Here's something that I wrote some time ago, but was holding on to until after the Fast -- I generally make an effort to stay out of controversy during that period:
Ever since Moojan Momen's paper "Marginality and Apostasy" came out, George Wesley Dannells of Baha'i Views has become inordinately fond of the term "apostate", and has posted several times about how terrible we all are. But you know who else is fond of that term? The Iranian government, who applies it to all Baha'is. Google "Baha'i apostates" sometime and see what comes up. Yes, the term can be used in a social science context; it is also a vicious epithet on the lips of the orthodox. Baha'i Views is not a social science journal and George is not studying us. He is using "apostate" in the exact same sense that an Iranian mulla would -- as a way to condemn and to warn others about the people in question.
In any case, some of the things he says seem to indicate a profound ignorance of who we are, and what we're saying. So, at the risk of putting myself in the middle of the maelstrom, I think some corrections are in order:
Claim: The "apostates" don't teach the Faith.
False. Alison Marshall has a teaching website. Baha'is Online and Baha'i Rants have a variety of positive stories about the Baha'i community, as well as critical ones.
Claim: "Have you noticed they never post about children?"

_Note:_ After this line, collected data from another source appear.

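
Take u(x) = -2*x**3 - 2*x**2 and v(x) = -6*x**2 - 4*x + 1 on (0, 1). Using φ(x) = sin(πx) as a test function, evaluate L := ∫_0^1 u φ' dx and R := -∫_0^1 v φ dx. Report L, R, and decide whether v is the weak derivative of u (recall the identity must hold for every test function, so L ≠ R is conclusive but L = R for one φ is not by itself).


LHS = -24/π^3 + 10/π, RHS = -24/π^3 + 8/π. No, v is not the weak derivative of u.

u(x) = -2*x**3 - 2*x**2, classical derivative u'(x) = -6*x**2 - 4*x.
φ(x) = sin(πx), so φ'(x) = π*cos(π*x).
Note φ(0) = φ(1) = 0, so the boundary term u·φ vanishes.
LHS = ∫_0^1 u(x) φ'(x) dx = ∫_0^1 (-2*π*x^3*cos(π*x) - 2*π*x^2*cos(π*x)) dx. Term by term:
  ∫_0^1 -2*π*x^2*cos(π*x) dx = 4/π;  ∫_0^1 -2*π*x^3*cos(π*x) dx = -24/π^3 + 6/π.
Sum: 4/π + -24/π^3 + 6/π = -24/π^3 + 10/π.
So LHS = -24/π^3 + 10/π.
∫_0^1 v(x) φ(x) dx = ∫_0^1 (-6*x^2*sin(π*x) - 4*x*sin(π*x) + sin(π*x)) dx. Term by term:
  ∫_0^1 -6*x^2*sin(π*x) dx = -6/π + 24/π^3;  ∫_0^1 -4*x*sin(π*x) dx = -4/π;  ∫_0^1 sin(π*x) dx = 2/π.
Sum: -6/π + 24/π^3 − 4/π + 2/π = -8/π + 24/π^3.
So RHS = -∫_0^1 v(x) φ(x) dx = -24/π^3 + 8/π.
LHS − RHS = 2/π ≠ 0, so the identity fails.
(For a valid weak derivative the identity must hold for EVERY test function, in particular this one. The failure shows v is NOT the weak derivative of u.)
Correct weak derivative would be u'(x) = -6*x**2 - 4*x.


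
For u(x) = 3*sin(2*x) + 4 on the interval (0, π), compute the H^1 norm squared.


||u||_{H^1(0,π)}^2 = 77*π/2

u'(x) = 6*cos(2*x).
Expand u² and (u')² and integrate term by term on (0, π), using: for integers n ≥ 1, ∫_0^π sin²(nx) dx = ∫_0^π cos²(nx) dx = π/2; for n ≠ n', ∫_0^π sin(nx)sin(n'x) dx = ∫_0^π cos(nx)cos(n'x) dx = 0; and by product-to-sum, ∫_0^π sin(nx)cos(n'x) dx = ½∫_0^π [sin((n+n')x) + sin((n−n')x)] dx, which is 0 when n+n' is even and 2n/(n²−n'²) when n+n' is odd (it need not vanish on (0, π)). For the constant mode: ∫_0^π 1 dx = π, ∫_0^π cos(nx) dx = 0, ∫_0^π sin(nx) dx = (1−(−1)^n)/n.
  u² squared terms: (4)²·∫1 dx = 16·π = 16*π;  (3)²·∫sin(2x)² dx = 9·π/2 = 9*π/2.
  u² cross terms: 2·(4)·(3)·∫1·sin(2x) dx = 24·(0) = 0.
  So ∫_0^π u² dx = 16*π + 9*π/2 + 0 = 41*π/2.
  (u')² squared terms: (6)²·∫cos(2x)² dx = 36·π/2 = 18*π.
  So ∫_0^π (u')² dx = 18*π.
||u||_{H^1}^2 = (41*π/2) + (18*π) = 77*π/2.


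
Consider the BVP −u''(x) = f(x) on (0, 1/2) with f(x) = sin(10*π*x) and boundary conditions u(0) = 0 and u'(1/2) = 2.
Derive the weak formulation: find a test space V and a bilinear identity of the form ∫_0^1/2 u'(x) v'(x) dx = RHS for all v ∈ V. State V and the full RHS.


V = {v ∈ H^1(0, 1/2) : v(0) = 0} (test functions vanish at x = 0 where u is specified); weak form: ∫_0^1/2 u'v' dx = ∫_0^1/2 (sin(10*π*x)) v dx + 2·v(1/2) for all v ∈ V.

Multiply both sides by a test function v and integrate from 0 to 1/2:
  ∫_0^1/2 −u''(x) v(x) dx = ∫_0^1/2 f(x) v(x) dx.
Integrate the LHS by parts once:
  ∫_0^1/2 −u'' v dx = −[u'(x) v(x)]_0^1/2 + ∫_0^1/2 u'(x) v'(x) dx.
Thus ∫_0^1/2 u'(x) v'(x) dx = ∫_0^1/2 f(x) v(x) dx + [u'(x) v(x)]_0^1/2.
Choose V so that boundary terms are either known or forced to vanish.
Mixed BC: u(0) = 0 (Dirichlet) and u'(1/2) = 2 (Neumann). Define V = {v ∈ H^1(0, 1/2) : v(0) = 0}. Then [u' v]_0^1/2 = u'(1/2)·v(1/2) − u'(0)·0 = 2·v(1/2).
Weak formulation: find u (satisfying any essential BC) such that ∫_0^1/2 u'(x) v'(x) dx = ∫_0^1/2 f v dx + 2·v(1/2) for all v ∈ V (Dirichlet at 0 absorbed into V; Neumann datum at x = 1/2 contributes the boundary term).
Substituting f(x) = sin(10*π*x), the right-hand side is ∫_0^1/2 (sin(10*π*x)) v dx + 2·v(1/2).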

False. I have a lot of posts here about education -- I am. after all, a teacher. This critique seems particularly bizarre to me, because the lack of resources for my kids is one issue that greatly frustrated me when I was enrolled. No use talking about "core activities" now -- childhood passes swiftly; they can't wait years for the local community to get its act together. Our children's classes here were active when my kids were infants, then largely dropped out of sight. It's true my kids aren't Baha'is, but most of the kids that attended those long-ago classes are estranged from the community now. So, it's not like the Baha'i community has done such a stellar job at retaining these children after they grow up. The old saying about people who live in glass houses not throwing stones come to mind.
Claim:"Death to Baha'is" is being scratched on doorways even today in Iran. And yet the Internet Anti-Baha'i Society is not moved, and is focused instead on its own apostate narratives and mythology."
False. Both Baha'i Rants and Baha'is Online, the two main websites that George complains about, are replete with stories about what the Iranian Baha'is are suffering -- almost every news story that comes out finds its way to one or the other. Several on the list of Moojan's "apostates" have made public statements about the Iranian government's shameful violation of human rights and religious freedom that Baha'is must endure in that country.
There is also another jab, that while not exactly false is exceedingly silly: George put both "Baha'i" and "unenrolled Baha'i" into a search, and found that the latter had an infinitesmal percentage of the "Baha'i" total. I'm not sure what this is supposed to prove, but search engines look for words, and even on unenrolled sites, the word "Baha'i" is likely to be used far more often than the specific term "unenrolled Baha'i" -- so a comparison like that tells you nothing. Not only do I use the word "Baha'i" much more often, I also use the abbreviation "UB" which wouldn't be picked up on a search. In any case, not all religionists are as obsessed with numbers as the administrative Faith is. For example, nobody knows how many Sufis there are in the U.S., because they simply don't keep those kinds of statistics; trotting out numbers to prove their progress just isn't important to them. I don't see why it ought to be important to unenrolled Baha'is, either -- I wouldn't even try to hazard a guess at the numbers.
Besides, the whole premise of this kind of numbers game is wrong: I don't view unenrolled Baha'is as being in competition with the Baha'i Faith organization. Why should we be? We're all believers in Baha'u'llah, after all. But not everyone's a joiner -- as the growing number of unaffiliated religionists in this country indicates. It would be nice if Baha'is took the approach that Christian churches do towards unchurched Christians -- they ask themselves how they can attract such people into community activity, instead of sneering about how "insignificant" they are.
There are other things I could get into -- it seems that George feels the need to mention the apostates/marginals/opposition about twice a week. But one thing I will agree with him on: The Internet is changing; people have backed away from the turmoil of debate that seems almost inevitable on forums. It's one reason I started blogging, and I'm sure that's true for others as well. I'm sure that's all to the good -- may we all generate more light than heat!